Erstellt am 19. Mai 2011, 18:26

Fünfeinhalb Jahre Haft für Wettbetrüger Sapina. Das Bochumer Landgericht hat am Donnerstag ein hartes Urteil gegen Ante Sapina verhängt. Der Fußball-Wettbetrüger wurde zu fünfeinhalb Jahren Haft verurteilt.

Das Bochumer Landgericht hat am Donnerstag ein hartes Urteil gegen Ante Sapina verhängt. Der Fußball-Wettbetrüger wurde zu fünfeinhalb Jahren Haft verurteilt. Sapina hatte gestanden, zwischen 2008 und 2009 in mehreren europäischen Ländern Spieler und Schiedsrichter bestochen zu haben.
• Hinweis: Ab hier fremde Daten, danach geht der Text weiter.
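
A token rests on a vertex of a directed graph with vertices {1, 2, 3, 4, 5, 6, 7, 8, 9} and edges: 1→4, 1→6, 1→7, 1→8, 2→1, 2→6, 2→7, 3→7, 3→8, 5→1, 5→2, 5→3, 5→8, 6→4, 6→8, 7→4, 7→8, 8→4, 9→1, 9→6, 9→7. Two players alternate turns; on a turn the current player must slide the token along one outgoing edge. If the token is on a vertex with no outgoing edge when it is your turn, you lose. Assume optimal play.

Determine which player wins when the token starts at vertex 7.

The first player wins.

Classify positions by backward induction: terminal positions (no move available) are L. From any other position, the mover wins iff some move reaches an L.
Every edge goes from a vertex to one that appears earlier in the order 4, 8, 7, 6, 1, 2, 3, 5, 9, so processing vertices in that order labels each vertex after all of its successors.
4: no outgoing edge → L
8: reaches L-position 4 → W
7: reaches L-position 4 → W
6: reaches L-position 4 → W
1: reaches L-position 4 → W
2: only reaches 1(W), 6(W), 7(W), all W → L
3: only reaches 7(W), 8(W), all W → L
5: reaches L-position 3 → W
9: only reaches 1(W), 6(W), 7(W), all W → L
The starting position 7 is W: the player to move should move to 4, handing over an L position.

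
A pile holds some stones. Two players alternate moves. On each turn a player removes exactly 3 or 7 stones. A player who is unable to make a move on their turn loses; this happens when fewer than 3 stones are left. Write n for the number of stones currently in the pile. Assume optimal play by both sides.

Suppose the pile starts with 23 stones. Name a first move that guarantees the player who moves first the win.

Compute win/loss labels from the base case upward. A position with no move is L. Any other position is W if it can reach an L in one move, else L.
n=0: no move → L
n=1: no move → L
n=2: no move → L
n=3: →0(L), so W
n=4: →1(L), so W
n=5: →2(L), so W
n=6: →3(W) only, which is W, so L
n=7: →0(L), so W
n=8: →1(L), so W
n=9: →6(L), so W
n=10: →7(W), 3(W) — all W, so L
n=11: →8(W), 4(W) — all W, so L
n=12: →9(W), 5(W) — all W, so L
n=13: →10(L), so W
n=14: →11(L), so W
n=15: →12(L), so W
n=16: →13(W), 9(W) — all W, so L
n=17: →10(L), so W
n=18: →11(L), so W
n=19: →16(L), so W
n=20: →17(W), 13(W) — all W, so L
n=21: →18(W), 14(W) — all W, so L
n=22: →19(W), 15(W) — all W, so L
n=23: →20(L), so W
From 23, the L positions reachable in one move are: 20, 16. Any move reaching one of these is winning.

Remove 3, leaving 20.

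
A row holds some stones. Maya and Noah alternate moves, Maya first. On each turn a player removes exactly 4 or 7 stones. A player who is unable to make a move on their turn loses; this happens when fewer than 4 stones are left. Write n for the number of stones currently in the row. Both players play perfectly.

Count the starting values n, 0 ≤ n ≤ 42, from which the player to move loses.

Classify positions by backward induction: terminal positions (no move available) are L. From any other position, the mover wins iff some move reaches an L.
n=0: no move → L
n=1: no move → L
n=2: no move → L
n=3: no move → L
n=4: can move to 0, which is L ⇒ W
n=5: can move to 1, which is L ⇒ W
n=6: can move to 2, which is L ⇒ W
n=7: can move to 3, which is L ⇒ W
n=8: can move to 1, which is L ⇒ W
n=9: can move to 2, which is L ⇒ W
n=10: can move to 3, which is L ⇒ W
n=11: moves to 7(W), 4(W); every one is W ⇒ L
n=12: moves to 8(W), 5(W); every one is W ⇒ L
n=13: moves to 9(W), 6(W); every one is W ⇒ L
n=14: moves to 10(W), 7(W); every one is W ⇒ L
n=15: can move to 11, which is L ⇒ W
n=16: can move to 12, which is L ⇒ W
n=17: can move to 13, which is L ⇒ W
n=18: can move to 14, which is L ⇒ W
n=19: can move to 12, which is L ⇒ W
n=20: can move to 13, which is L ⇒ W
n=21: can move to 14, which is L ⇒ W
n=22: moves to 18(W), 15(W); every one is W ⇒ L
n=23: moves to 19(W), 16(W); every one is W ⇒ L
n=24: moves to 20(W), 17(W); every one is W ⇒ L
n=25: moves to 21(W), 18(W); every one is W ⇒ L
n=26: can move to 22, which is L ⇒ W
n=27: can move to 23, which is L ⇒ W
n=28: can move to 24, which is L ⇒ W
n=29: can move to 25, which is L ⇒ W
n=30: can move to 23, which is L ⇒ W
n=31: can move to 24, which is L ⇒ W
n=32: can move to 25, which is L ⇒ W
n=33: moves to 29(W), 26(W); every one is W ⇒ L
n=34: moves to 30(W), 27(W); every one is W ⇒ L
n=35: moves to 31(W), 28(W); every one is W ⇒ L
n=36: moves to 32(W), 29(W); every one is W ⇒ L
n=37: can move to 33, which is L ⇒ W
n=38: can move to 34, which is L ⇒ W
n=39: can move to 35, which is L ⇒ W
n=40: can move to 36, which is L ⇒ W
n=41: can move to 34, which is L ⇒ W
n=42: can move to 35, which is L ⇒ W
L entries with 0 ≤ n ≤ 42: n = 0, 1, 2, 3, 11, 12, 13, 14, 22, 23, 24, 25, 33, 34, 35, 36; that makes 16.

16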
Betroffen waren auch Partien der Europa League und der WM-Qualifikation sowie fünf Liga-Spiele in Österreich.

Sapinas Gewinn soll sich auf über 2,3 Millionen Euro belaufen haben. Sapina selbst nahm das Urteil ohne äußerliche Regung auf. Die Staatsanwaltschaft hatte sieben Jahre Haft beantragt. Der ebenfalls angeklagte Marijo C. wurde zu fünfeinhalb Jahren Haft verurteilt. Gegen Kaution von 50.000 Euro darf er das Gefängnis allerdings erst einmal wieder verlassen. Gegen Dragan M. wurden eineinhalb Jahre Haft auf Bewährung verhängt.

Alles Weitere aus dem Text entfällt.